J.B. Spins

Jazz, film, and improvised culture.

Friday, January 10, 2014

Return to Nuke ‘Em High Vol. 1: Get a Good Whiff of Jersey Public Schools

There is a new class at Tromaville High School, but they still have no class. Before the Veronica Mars team raised over one million Kickstarter dollars for their high school reunion, Team Troma sequelized or rebooted or re-whatevered Nuke ‘Em High for about twelve cents. Having split their triumphant homecoming into two volumes mostly as a gimmick, Troma lets Return to Nuke ‘Em High Volume 1 (trailer here) ooze into theaters today.

As all cultured viewers surely remember, the nuclear power plant next to Tromaville High had a little mishap in the 1980’s, leading to a mutant uprising.  The plant is now safely closed, but an organic food processing facility has been built directly over it.
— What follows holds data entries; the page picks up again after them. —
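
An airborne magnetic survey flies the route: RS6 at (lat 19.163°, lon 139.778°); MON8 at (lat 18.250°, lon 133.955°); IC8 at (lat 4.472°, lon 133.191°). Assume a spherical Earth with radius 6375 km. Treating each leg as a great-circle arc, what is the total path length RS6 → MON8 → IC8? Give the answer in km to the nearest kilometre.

RS6→MON8: c = 0.097566 rad, d = 621.98 km
MON8→IC8: c = 0.240825 rad, d = 1535.26 km
Total = 621.98 + 1535.26 = 2157.24 km

2157 km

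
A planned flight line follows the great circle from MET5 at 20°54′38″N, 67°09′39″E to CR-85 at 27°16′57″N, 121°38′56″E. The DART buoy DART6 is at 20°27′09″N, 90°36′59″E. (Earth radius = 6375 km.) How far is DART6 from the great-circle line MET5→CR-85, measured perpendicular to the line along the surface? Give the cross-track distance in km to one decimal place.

MET5: φ = +20.91056°, λ = +67.16083°
CR-85: φ = +27.28250°, λ = +121.64889°
DART6: φ = +20.45250°, λ = +90.61639°
δ₁₃ = central angle MET5→DART6 = 0.382739 rad  (haversine)
θ₁₃ = bearing MET5→DART6 = 86.986°,  θ₁₂ = bearing MET5→CR-85 = 71.367°
dₓₜ = R·arcsin(sin δ₁₃ · sin(θ₁₃ − θ₁₂)) = 6375·arcsin(0.37346·sin(15.619°)) = 642.095 km
|dₓₜ| = 642.095 km

642.1 km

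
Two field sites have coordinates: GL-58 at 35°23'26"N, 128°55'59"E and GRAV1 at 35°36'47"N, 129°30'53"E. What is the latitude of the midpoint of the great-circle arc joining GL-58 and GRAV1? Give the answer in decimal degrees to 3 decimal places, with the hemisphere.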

Naturally, they churn out some pretty disgusting foodstuffs, primarily for the school market.  Taco Tuesday will turn ugly when the radioactive guac turns the glee club into the next generation of the rampaging mutant “Cretin Gang.”
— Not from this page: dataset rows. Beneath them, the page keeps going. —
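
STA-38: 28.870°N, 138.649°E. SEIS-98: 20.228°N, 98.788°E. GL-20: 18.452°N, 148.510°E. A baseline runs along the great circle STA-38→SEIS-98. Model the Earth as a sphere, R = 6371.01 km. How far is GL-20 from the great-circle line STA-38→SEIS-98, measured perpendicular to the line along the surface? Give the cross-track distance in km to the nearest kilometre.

δ₁₃ = central angle STA-38→GL-20 = 0.240403 rad  (haversine)
θ₁₃ = bearing STA-38→GL-20 = 136.976°,  θ₁₂ = bearing STA-38→SEIS-98 = 265.723°
dₓₜ = R·arcsin(sin δ₁₃ · sin(θ₁₃ − θ₁₂)) = 6371.01·arcsin(0.23809·sin(-128.748°)) = -1189.950 km
|dₓₜ| = 1189.950 km

1190 km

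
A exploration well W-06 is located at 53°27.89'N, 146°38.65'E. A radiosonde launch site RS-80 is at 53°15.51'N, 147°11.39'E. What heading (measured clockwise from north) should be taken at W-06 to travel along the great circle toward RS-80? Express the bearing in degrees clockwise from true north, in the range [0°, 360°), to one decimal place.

122.1°

W-06: φ = +53.46483°, λ = +146.64417°
RS-80: φ = +53.25850°, λ = +147.18983°
Δλ = 0.5457°
y = sin Δλ · cos φ₂ = 0.005697
x = cos φ₁ sin φ₂ − sin φ₁ cos φ₂ cos Δλ = -0.003579
θ = atan2(y, x) = 122.1407° → 122.1407° (mod 360°)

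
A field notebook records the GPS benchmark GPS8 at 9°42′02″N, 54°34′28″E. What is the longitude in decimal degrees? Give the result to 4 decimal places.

54° + 34′/60 + 28″/3600 = 54 + 0.56667 + 0.00778 = 54.5744°

54.5744°E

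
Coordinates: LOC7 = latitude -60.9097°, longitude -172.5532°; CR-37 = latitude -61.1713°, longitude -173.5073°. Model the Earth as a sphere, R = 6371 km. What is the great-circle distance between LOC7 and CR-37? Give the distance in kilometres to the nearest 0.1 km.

Δφ = -0.2616°,  Δλ = -0.9541°
a = sin²(Δφ/2) + cos φ₁ cos φ₂ sin²(Δλ/2) = 0.000021
c = 2·arcsin(√a) = 0.009266 rad = 0.5309°
d = R·c = 6371 × 0.009266 = 59.0 km

59.0 km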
Chrissy, a pseudonymous student blogger, always knew there was something wrong with Tromorganic and the high school lunch program, but nobody seems particularly interested in her evidence.  She also gets a little distracted quarrelling and secretly lusting after Lauren, the poor little rich girl who just enrolled in Tromaville.  It is massively ironic that there are more leeringly exploitative lesbian sex scenes in Blue is the Warmest Color, because Nuke ‘Em is really trying its best.

Right, so what can you say about Vol. 1, except that it is a Troma movie? The gore is ridiculously over the top and the humor is in aggressively poor taste.  Yet, in its defense, Nuke ‘Em Parte Une seems to have less of a mean streak than earlier Troma grind-ups.  Believe it or not, Asta Paredes and Catherine Corcoran are sort of decent as Chrissy and Lauren, all things considered.  In contrast, Lloyd Kaufman, Mr. Troma himself, is outrageously shticky as Lee Harvey Herzkauf, the corporate villain behind Tromorganic.  Still, it is a subtler more nuanced performance than Meryl Streep’s work in August: Osage County, so if the Academy nominates her they might as well nominate him while they’re at it.

Those who are inclined to be offended by anything at all have no business at a Troma screening.  There is a bit involving Kevin the Wonder Duck that might just scar you for life. On the other hand, if that kind of thing amuses you, here’s a bunch more.  This is indeed a film that is impervious to criticism. How should we rate it? D+ for dumbass (plus)?  It is impossible to recommend, but I’d sort of like to see part two when it comes out.  If you still cannot figure out if it is your cup of tea, you’re on your own Return to Nuke ‘Em High Volume 1 opens today (1/10) in New York at the Village East.